Tan temprano como 1960, la Revolución Cubana emitió una Ley de Protección al Consumidor, que en la década de 1980 comenzó a ser superada por la realidad, hasta que en los duros años del fin del siglo pasado quedó en completa obsolescencia. Precisamente, desde el año 2000, las instituciones responsables del tema han comenzado a laborar en el marco jurídico y complementario que se precisa en el país, pero no ha existido una concreción de esos esfuerzos.
Sin embargo, el nuevo reglamento que entrará en vigor el próximo mes de junio, ha logrado agrupar en un solo cuerpo jurídico las disposiciones que hasta la fecha se han emitido por distintas instituciones y organismos, complementando así, los principios que se recogen en la Constitución y los códigos Civil y Penal. De igual forma, refrenda los deberes y derechos de los consumidores (que no estaban señalados anteriormente en ningún lugar) y determina las obligaciones generales de los proveedores de productos y servicios, tanto estatales como privados, algo muy importante.
Más allá de las definiciones, la citada resolución también incluye el derecho a compensaciones por daños y perjuicios, y dispone vías y mecanismos para tramitar reclamaciones; cuáles son las entidades a las que pueden acudir los clientes cuando sientan que han sido vulnerados sus derechos, los plazos y las fuentes documentales para establecer las medidas. De igual forma, se pronuncia por la capacitación de todos los implicados en el tema.

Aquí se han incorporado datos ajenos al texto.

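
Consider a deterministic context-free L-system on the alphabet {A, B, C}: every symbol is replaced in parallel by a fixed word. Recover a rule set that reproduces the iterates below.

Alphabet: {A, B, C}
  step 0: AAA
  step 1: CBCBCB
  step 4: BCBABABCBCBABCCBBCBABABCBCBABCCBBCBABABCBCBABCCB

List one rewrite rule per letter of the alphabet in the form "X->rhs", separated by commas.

A->CB, B->BC, C->BA

  step 0 ⇒ step 1: AAA ⇒ CB·CB·CB
    A ↦ CB
    B ↦ BC  (constrained at step 1)
    C ↦ BA  (constrained at step 1)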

El texto abre el camino para la solución en un tema que en los últimos años se ha ubicado entre las principales insatisfacciones de la ciudadanía ante la continuada falta a sus derechos, tales como las violaciones de precios, horarios y medidas de pesaje; el burocratismo, la introducción de mercancías y, sobre todo, la creación de una suerte de "contrato" entre trabajadores y directivos de unidades estatales y cuentapropistas y revendedores, lo que si bien es el resultado de la ausencia de un mercado mayorista para estos últimos, no justifica el robo al consumidor.
La resolución; sin embargo, no supone la respuesta final a la problemática. A su vocación y espíritu escapan decisiones y problemas que competen a la elaboración de una política de Estado, pendiente desde 2011, y una ley, que establezcan figuras jurídicas, si es necesario, para velar por el cumplimiento de los derechos y deberes, promuevan la creación de un sistema de protección al consumidor y fomenten la cultura de la población sobre este tema.
En este ámbito confluyen otros factores materiales como la necesidad de actualizar los instrumentos de pesaje, la inocuidad de los alimentos y el desarrollo de la industria de embalaje. De igual forma, urge incrementar los conocimientos de los usuarios sobre sus derechos.
En una investigación realizada en el año 2000 (la más reciente que pudo hallar este reportero), en las provincias de La Habana y Villa Clara se encontró que si bien la población tiene la percepción de que sus derechos son vulnerados, desconoce cuáles son estos y los mecanismos para hacerlos valer. Ello demuestra que las estructuras y medidas existentes actualmente no son eficaces y su falta de agilidad en las soluciones provoca una percepción de impunidad hacia los violadores y el desamparo de las víctimas.
Hace poco llegó a nuestra redacción un lector para exponernos su insatisfacción sobre un servicio de garantía. En el testimonio nos expresó que en determinado momento sintió, como cliente, que más que la razón, tenía la culpa. Su historia no es aislada y demuestra que el camino en el ámbito de la protección al consumidor, aún es largo.